On a positive note, over the past nine years we have seen regulations introduced for ADR80/03 (Euro V and equivalents) in 2011, Front Under-run Protection Systems (ADR84/00) in 2012, ADR 35/04 heavy vehicle ABS, 2015, though at the time of mandating TIC members were ensuring that almost 98 per cent of trucks sold had ABS anyway and most recently ADR35/06 Electronic Stability Control, slated for introduction in 2022.

It pleases me to see many TIC members implementing new safety and emission technologies in this market soon after they have been introduced in global markets and well before our government develops regulation.

This early voluntary adoption will see these advanced features filter through our fleet, well before regulations are introduced.

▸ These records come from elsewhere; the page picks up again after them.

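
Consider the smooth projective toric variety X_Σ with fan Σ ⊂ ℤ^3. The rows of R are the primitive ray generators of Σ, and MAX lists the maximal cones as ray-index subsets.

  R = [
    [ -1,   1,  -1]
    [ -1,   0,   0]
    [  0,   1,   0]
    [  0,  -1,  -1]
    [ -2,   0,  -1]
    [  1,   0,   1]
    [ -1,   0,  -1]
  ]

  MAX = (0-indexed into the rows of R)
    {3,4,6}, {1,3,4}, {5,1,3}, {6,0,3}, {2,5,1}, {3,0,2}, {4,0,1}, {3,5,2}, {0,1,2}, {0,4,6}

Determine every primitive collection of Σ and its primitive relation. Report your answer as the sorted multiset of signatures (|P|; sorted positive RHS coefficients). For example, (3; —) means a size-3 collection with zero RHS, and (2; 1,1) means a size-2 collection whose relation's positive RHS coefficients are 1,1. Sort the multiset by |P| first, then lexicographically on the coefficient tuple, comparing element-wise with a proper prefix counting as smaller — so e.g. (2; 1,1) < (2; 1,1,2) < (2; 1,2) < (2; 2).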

Many TIC members have Euro VI, or equivalent models for sale, with the benefits of not only cleaner exhaust emissions and advanced safety systems, but improved fuel economy, a direct benefit for an operator’s bottom-line.

It is the issue of ADR80/04 (Euro VI and equivalents) that I will close on and one that highlights the government’s apathy, even contempt for all Australians.

The equivalent emission standard was introduced in the USA in 2010, in Europe in 2013 and Japan in 2016, however the latest government suggested timeline for Australian introduction of these cleaner emission standards is from 2027.

Our politicians should hang their heads in shame if that is the best they can offer.

We have come a long way in the past nine years, however our industry is scheduled for even greater change in the next nine.

I am supremely confident that TIC members will meet those challenges. I am less sure that government and regulators are prepared for those changes.

I wish Andrew all the best in his new role and I will sign-off here for the last time.